İstanbul Esenyurt’ta haber takibi yaptığı sırada darp edilerek burnu kırılan ve gözaltına alınan gazeteci Ferhat Sezgin, gözaltına alındığı sırada yaşadıklarını anlattı. Özgür Basın emekçisi olduğu için polis şiddetine maruz kaldığını ifade eden Sezgin, “Özgür Basın hakikatin izinden ayrılmayacak” dedi.

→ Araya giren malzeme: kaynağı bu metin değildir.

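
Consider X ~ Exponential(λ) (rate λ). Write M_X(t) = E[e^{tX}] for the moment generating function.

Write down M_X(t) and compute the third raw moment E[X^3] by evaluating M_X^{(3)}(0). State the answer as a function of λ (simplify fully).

E[X^3] = M^(3)(0) = 6/λ^3

M_X(t) = λ/(λ - t)
M^(3)(t) = 6*λ/(λ^4 - 4*λ^3*t + 6*λ^2*t^2 - 4*λ*t^3 + t^4)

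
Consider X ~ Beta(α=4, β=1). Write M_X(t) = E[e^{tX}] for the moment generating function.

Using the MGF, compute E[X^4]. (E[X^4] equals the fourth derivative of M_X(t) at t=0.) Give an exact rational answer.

M_X(t) = ₁F₁(4; 5; t)
M′(t) = 4*₁F₁(5; 6; t)/5
M′′(t) = 2*₁F₁(6; 7; t)/3
M′′′(t) = 4*₁F₁(7; 8; t)/7
M′′′′(t) = ₁F₁(8; 9; t)/2

E[X^4] = M′′′′(0) = 1/2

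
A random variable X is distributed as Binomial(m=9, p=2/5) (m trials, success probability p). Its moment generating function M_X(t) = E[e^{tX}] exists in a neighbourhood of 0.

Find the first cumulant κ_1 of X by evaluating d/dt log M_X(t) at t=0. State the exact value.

κ_1 = D[K](0) = 18/5

M_X(t) = (2*e^(t)/5 + 3/5)^9
K_X(t) = log M_X(t) = 9*log(2*e^(t)/5 + 3/5)
D[K](t) = 18*e^(t)/(2*e^(t) + 3)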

'İŞKENCENİN GÖRÜNTÜLENMESİNİ İSTEMEDİLER'
Wan’da gerçekleşen irade gaspına karşı Esenyurt Meydanı’nda toplanan kitlenin protesto eylemlerini haberleştirmek için orada bulunduğunu aktaran Sezgin, "Kitle alkışlı protestoya başladığında polis ablukaya aldı. Biz de gazeteciler olarak ablukanın dışına çıktık. Ablukanın dışına çıktığımız esnada polisler bu sefer ablukanın dışındaki, oradan geçen insanlara müdahale etmeye başladı. Biz bunu görüntülemek istedik. Ancak polisler yaptıkları işkencenin görüntülenmesini istemedi ve o yüzden bizi hedef aldı. Bir polis üzerime gelerek, ‘Basın mısın sen?’ diye sordu. Gazeteci olduğumu söyledim, bu kez basın kartımı sordu. Kimliğimi çıkarmama müsaade dahi etmeden 4-5 polis üstüme çullandı” diye belirtti.

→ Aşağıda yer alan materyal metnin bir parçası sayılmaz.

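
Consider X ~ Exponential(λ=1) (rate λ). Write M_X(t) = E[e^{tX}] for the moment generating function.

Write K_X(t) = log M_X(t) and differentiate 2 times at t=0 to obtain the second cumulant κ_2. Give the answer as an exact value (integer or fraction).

κ_2 = K^(2)(0) = 1

M_X(t) = 1/(1 - t)
K_X(t) = log M_X(t) = -log(1 - t)
K^(2)(t) = 1/(t^2 - 2*t + 1)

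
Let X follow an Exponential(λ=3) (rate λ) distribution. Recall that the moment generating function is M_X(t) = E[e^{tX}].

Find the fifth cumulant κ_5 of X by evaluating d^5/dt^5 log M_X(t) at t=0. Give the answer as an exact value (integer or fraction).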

POLİS: GAZETECİYSEN BURADA NE İŞİN VAR?
Polisin saldırısına maruz kaldığı esnada kamerasının da kırıldığını söyleyen Sezgi, saldırının hemen öncesinde kayda aldığı görüntülerde de bunun mevcut olduğunu ifade ederek, “Sonra bana küfür ederek ablukanın içine aldılar. Yine işkence yaparak, vurarak, hakaretler ettiler. Gazeteci olduğumu defalarca kez söylememe rağmen, ters kelepçe yaparak araca bindirdiler. O esnada burnum kırıldı zaten. Vücudumun çeşitli yerlerinde morluklar var. Gözaltı aracına bindiğimizde tekrar gazeteci olduğumu; bu yaptıklarının yanlış olduğunu, hukuksuz olduğunu söyledim. ‘Gazeteciysen burada ne işin var?’ dediler bana” şeklinde konuştu.
'4-5 SAAT TERS KELEPÇELİ TUTULDUK'
Gözaltına alındıktan sonra götürüldükleri hastanede darp raporu aldıklarını belirten Sezgin, polisin işkence ve hakaretlerinin burada da devam ettiğini vurguladı. Sezgin, “Emniyete gittiğimizde plastik kelepçeyi bileğime kan gitmeyecek şekilde sıktılar. Bizi 4-5 saat emniyetin önünde, gözaltı aracında öylece tuttular. Kolumuz uyuştu, hatta fenalaşan oldu. Sonra bizi içeriye aldılar, orada da psikolojik işkence, hakaretlere, küfürlere maruz kaldık. Gözaltı sürecinde devamlı psikolojik baskı vardı, kalınan koşullar çok iyi koşullar değildi, yemekleri iyi değildi. O yüzden yemek yiyemedik” diye belirtti.
'SUÇ DUYURUSUNDA BULUNACAĞIZ'
Gözaltı sürecine dair hukuksal süreç başlatacaklarını belirten Sezgin, “Avukatlarla beraber TİHV’e başvuracağız, darp raporu alacağız. Kameramız kırıldı. Hem bu hem de polisin işkencesine dair şikayetlerde bulunacağız. Zaten hastaneden aldığımız darp raporu mevcut” dedi.
Hukuk dışı uygulamaların Özgür Basın’da yer almalarından kaynaklandığına dikkati çeken Sezgin, “Hakikatin ortaya çıkmasından korkuyorlar. Özgür Basın çalışanları hakikatin izinde yürüyor, halka gerçekleri gösteriyor. Özgür Basın çalışanları hakikatin izinden ayrılmayacak. Bizler devamlı bu baskılara karşı, gazetecilerin hukuksuz yargılanmalarına karşı alanlarda olacağız ve bunu teşhir edeceğiz” ifadelerini kullandı.